Reliability at scale introduces its own category of challenges. Models need to handle malformed inputs gracefully. They need rate limiting and abuse prevention to protect against users who would consume disproportionate resources. They need fallback behavior for when the primary model is unavailable. They need output validation to catch cases where the model produces something that doesn't meet the format or content requirements of the application. None of this is model development work. It's software engineering work, and teams that underinvest in it discover the gap at the worst possible time.

Monitoring is where inference at scale most visibly differs from development. In development, you evaluate model quality on a fixed test set and call it done. In production, the inputs are real user requests that the model has never seen, and quality can degrade in ways that aren't visible without active measurement. Model drift, where the statistical properties of production inputs shift away from the training distribution over time, can quietly erode performance without triggering any obvious error.

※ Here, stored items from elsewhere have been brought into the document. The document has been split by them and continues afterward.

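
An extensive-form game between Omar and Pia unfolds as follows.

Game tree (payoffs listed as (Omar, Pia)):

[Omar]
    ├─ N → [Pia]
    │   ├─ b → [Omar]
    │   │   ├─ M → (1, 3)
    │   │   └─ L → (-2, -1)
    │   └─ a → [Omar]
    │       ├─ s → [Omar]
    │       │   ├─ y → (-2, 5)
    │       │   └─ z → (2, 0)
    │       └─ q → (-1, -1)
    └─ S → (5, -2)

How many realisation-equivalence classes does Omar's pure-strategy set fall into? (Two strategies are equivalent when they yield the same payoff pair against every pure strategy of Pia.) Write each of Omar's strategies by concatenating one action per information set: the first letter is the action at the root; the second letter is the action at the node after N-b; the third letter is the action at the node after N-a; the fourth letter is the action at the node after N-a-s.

7

Omar has 16 pure strategies: NMsy, NMsz, NMqy, NMqz, NLsy, NLsz, NLqy, NLqz, SMsy, SMsz, SMqy, SMqz, SLsy, SLsz, SLqy, SLqz. Columns: b, a.
{NMsy} → row (1,3) (-2,5)
{NMsz} → row (1,3) (2,0)
{NMqy, NMqz} → row (1,3) (-1,-1)
{NLsy} → row (-2,-1) (-2,5)
{NLsz} → row (-2,-1) (2,0)
{NLqy, NLqz} → row (-2,-1) (-1,-1)
{SMsy, SMsz, SMqy, SMqz, SLsy, SLsz, SLqy, SLqz} → row (5,-2) (5,-2)
That's 7 distinct rows out of 16 strategies.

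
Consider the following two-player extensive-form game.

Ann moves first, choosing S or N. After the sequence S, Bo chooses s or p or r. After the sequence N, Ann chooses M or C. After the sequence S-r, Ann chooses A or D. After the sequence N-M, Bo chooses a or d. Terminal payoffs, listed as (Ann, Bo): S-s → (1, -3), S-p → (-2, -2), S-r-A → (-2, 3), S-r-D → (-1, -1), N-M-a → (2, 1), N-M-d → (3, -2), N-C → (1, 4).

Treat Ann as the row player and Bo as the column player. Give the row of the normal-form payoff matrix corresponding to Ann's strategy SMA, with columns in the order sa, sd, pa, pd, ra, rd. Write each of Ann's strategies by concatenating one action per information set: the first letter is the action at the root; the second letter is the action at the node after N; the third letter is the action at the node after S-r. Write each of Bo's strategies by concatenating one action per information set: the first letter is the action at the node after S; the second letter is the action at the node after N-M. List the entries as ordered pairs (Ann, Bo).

(1,-3) (1,-3) (-2,-2) (-2,-2) (-2,3) (-2,3)

vs sa: Ann plays S → Bo plays s at [S] → (1, -3)
vs sd: Ann plays S → Bo plays s at [S] → (1, -3)
vs pa: Ann plays S → Bo plays p at [S] → (-2, -2)
vs pd: Ann plays S → Bo plays p at [S] → (-2, -2)
vs ra: Ann plays S → Bo plays r at [S] → Ann plays A at [S-r] → (-2, 3)
vs rd: Ann plays S → Bo plays r at [S] → Ann plays A at [S-r] → (-2, 3)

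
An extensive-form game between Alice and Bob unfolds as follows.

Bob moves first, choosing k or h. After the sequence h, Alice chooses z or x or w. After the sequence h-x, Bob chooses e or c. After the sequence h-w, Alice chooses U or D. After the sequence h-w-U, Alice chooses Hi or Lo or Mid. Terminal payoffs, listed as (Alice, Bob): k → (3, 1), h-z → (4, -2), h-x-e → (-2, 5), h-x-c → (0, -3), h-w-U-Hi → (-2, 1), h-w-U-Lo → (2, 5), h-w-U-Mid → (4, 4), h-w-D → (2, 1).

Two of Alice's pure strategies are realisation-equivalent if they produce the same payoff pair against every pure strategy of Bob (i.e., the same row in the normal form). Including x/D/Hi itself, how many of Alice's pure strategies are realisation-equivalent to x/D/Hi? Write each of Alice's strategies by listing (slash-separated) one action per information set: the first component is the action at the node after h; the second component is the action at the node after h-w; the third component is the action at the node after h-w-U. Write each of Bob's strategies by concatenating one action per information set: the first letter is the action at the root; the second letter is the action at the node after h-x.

Row for x/D/Hi (columns ke, kc, he, hc): (3,1) (3,1) (-2,5) (0,-3).
Under x/D/Hi, Alice's choice at the node after h-w and at the node after h-w-U can never be reached regardless of what Bob does, so varying those choices leaves every outcome unchanged.
Holding the reachable choices fixed and varying the unreachable ones freely already gives 2 × 3 = 6 equivalent strategies.
No other strategy reproduces this row, so those 6 are the full class: x/U/Hi, x/U/Lo, x/U/Mid, x/D/Hi, x/D/Lo, x/D/Mid.

6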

Output quality monitoring, measuring whether the model's responses are meeting user needs, requires different tooling and different thinking than the evaluation approaches used during development.

The teams that handle inference at scale well tend to treat it as a distinct engineering discipline rather than an afterthought to model development. They think about cost, latency, reliability, and monitoring from the beginning of a deployment project rather than discovering the requirements after launch. And they recognize that the questions inference at scale raises, how much does it cost to serve a request, how do we handle peak load, how do we know if quality is degrading, are as important to the success of an AI application as the model quality questions that tend to dominate the development phase.